Damian Wagner and his darling wife, Anne Greene Wagner, returned to live in Venice with their son, Luke (Skywalker), after a while on the East Coast. Only upon their relocation have I had the privilege of getting to know them better ... and the more I know, the more I am intrigued.
After chats at various social functions, where I kept finding out more and more cool things about them, I went over to their house last weekend to listen to the Earth Sounds Damian had recorded for a museum project in Brazil. And when I say "Earth Sounds", I mean - literally - the sounds made a mile deep in a hole reaching for the Earth's core. Sounds that must be heard to be believed.
The American artist, Doug Aitken, approached Damian about helping him with an art installation for the Instituto Cultural Inhotim (pronounced "In-Yoo-Cheem") in Brumadinho, Brazil. An installation that had never done before. Aitken's vision was to bore a hole a mile deep in the ground on the campus of the AMAZING Contemporary Art and Environmental Studies Center (that I'd never heard of until Damian told me about it), to record the sounds made in Inner Earth. Then build a "Sound Pavilion" (2009) to blast the sounds while visitors looked out at the 360 view of the natural landscape.
After a ton of research and experimentation, the exhibit is open in Brazil, and is currently blowing peoples' minds. It blew mine the other night in Damian's home studio, where he and Anne had us over to take a listen. You've really never heard anything like it. Damian said that some people were bursting into tears inside the Pavilion, as the sounds are so incredibly visceral, you really don't know how it will affect everyone. For that reason, Damian even had to consult with Doctors about the noises, "since we didn't want to kill people, or give them heart attacks." My bigger fear once I donned the headphones Damian handed me, was that I could go crazy. It's like you'd think Outer Space would sound like, but Inner Space. A deep humming, with occasional explosion sounds (magma?) and throbbing, otherworldly swells and pauses. I closed my eyes and tried to imagine looking out the glass windows at the Brazilian greenery while these sounds blasted out of hidden speakers, but don't think I did it justice.

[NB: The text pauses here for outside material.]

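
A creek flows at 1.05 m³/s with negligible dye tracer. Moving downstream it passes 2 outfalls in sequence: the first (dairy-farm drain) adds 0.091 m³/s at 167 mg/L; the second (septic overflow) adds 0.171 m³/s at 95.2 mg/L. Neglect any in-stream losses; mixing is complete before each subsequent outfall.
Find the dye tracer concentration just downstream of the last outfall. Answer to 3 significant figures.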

This place in on my MUST SEE List in life now, to be sure.
They had a lot of trial and error while building the Pavilion and digging the hole. The three microphones (or "Accelerometers") had to be encased in crystals (natural) and put in PVC pipes, then covered in sand, then loose gravel and rock, which would secure it down deep to pick up the Earth's vibrations, and then the vibrations are converted to sound. They had to install a water pump so if the hole filled up with rain, the whole thing wouldn't be ruined. They had to put limiters on the mics so the explosions (or whatever they are?) wouldn't blow up the speakers, since they blew up 4 different giant sub-woofers while experimenting. As Damian said, "I'd never experienced sounds like this before, there was no definition, and normal sound scales (EQ) did not apply. It's the Earth, Man."

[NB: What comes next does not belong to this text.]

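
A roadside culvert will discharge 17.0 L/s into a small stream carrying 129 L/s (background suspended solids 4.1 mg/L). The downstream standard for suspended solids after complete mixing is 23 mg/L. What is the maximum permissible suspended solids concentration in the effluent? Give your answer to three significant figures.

At the limit, (Qr·Cr + Qe·Cₑ)/(Qr + Qe) = 23:
Cₑ = (146.0·23 − 129.0·4.100) / 17.00 = 166.4 mg/L.

166 mg/L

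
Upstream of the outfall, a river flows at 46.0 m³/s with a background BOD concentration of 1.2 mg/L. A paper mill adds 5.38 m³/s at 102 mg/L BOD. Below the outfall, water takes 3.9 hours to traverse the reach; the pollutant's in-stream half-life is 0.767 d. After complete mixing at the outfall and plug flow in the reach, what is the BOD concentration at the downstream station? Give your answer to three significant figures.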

They had a big disappointment when they originally tested the whole works, as they cranked up the sound and nothing happened. NO!!! But then Damian put his hand near the speakers and the vibrations coming off it you could practically grab onto, so they knew they had something and just had to harness the sound. Hence all the sand packing, etc ... and they finally got it to work and not only work, but STUN. Much like if you've ever seen lava flowing, or felt an Earthquake, listening to these sounds make you feel both connected to and dwarfed by the infinite possibilities of our Planet (and the Universe itself).
Damian is also a visual artist, of massive brightly colored sculptures and paintings alike, and you can look for a show of his new works very soon. Oh, and he's from Minnesota, so that makes him extra cool. His Dad ran one of the biggest mines in South America, so rocks, gems and crystals abound at his house, and probably gave him some insight as to how to approach the Earth hole digging. He creates it all in his back studio, where he also has his sound equipment. He and Anne (she is a singer and a writer, and comes from Baltimore, Hon!) recorded an album of songs together (D And A) that sound extra-modern and classic all at once. This is one creative family, as Luke's art projects and imagination already show the influence of his inspiring parents.
It just goes to show, how you can be just casually talking over cocktails on any given Venice night, and wind up learning about the most interesting stuff you've ever heard. Literally.
Thanks to the Wagners, for a scintillating evening of learning, awe and wonder!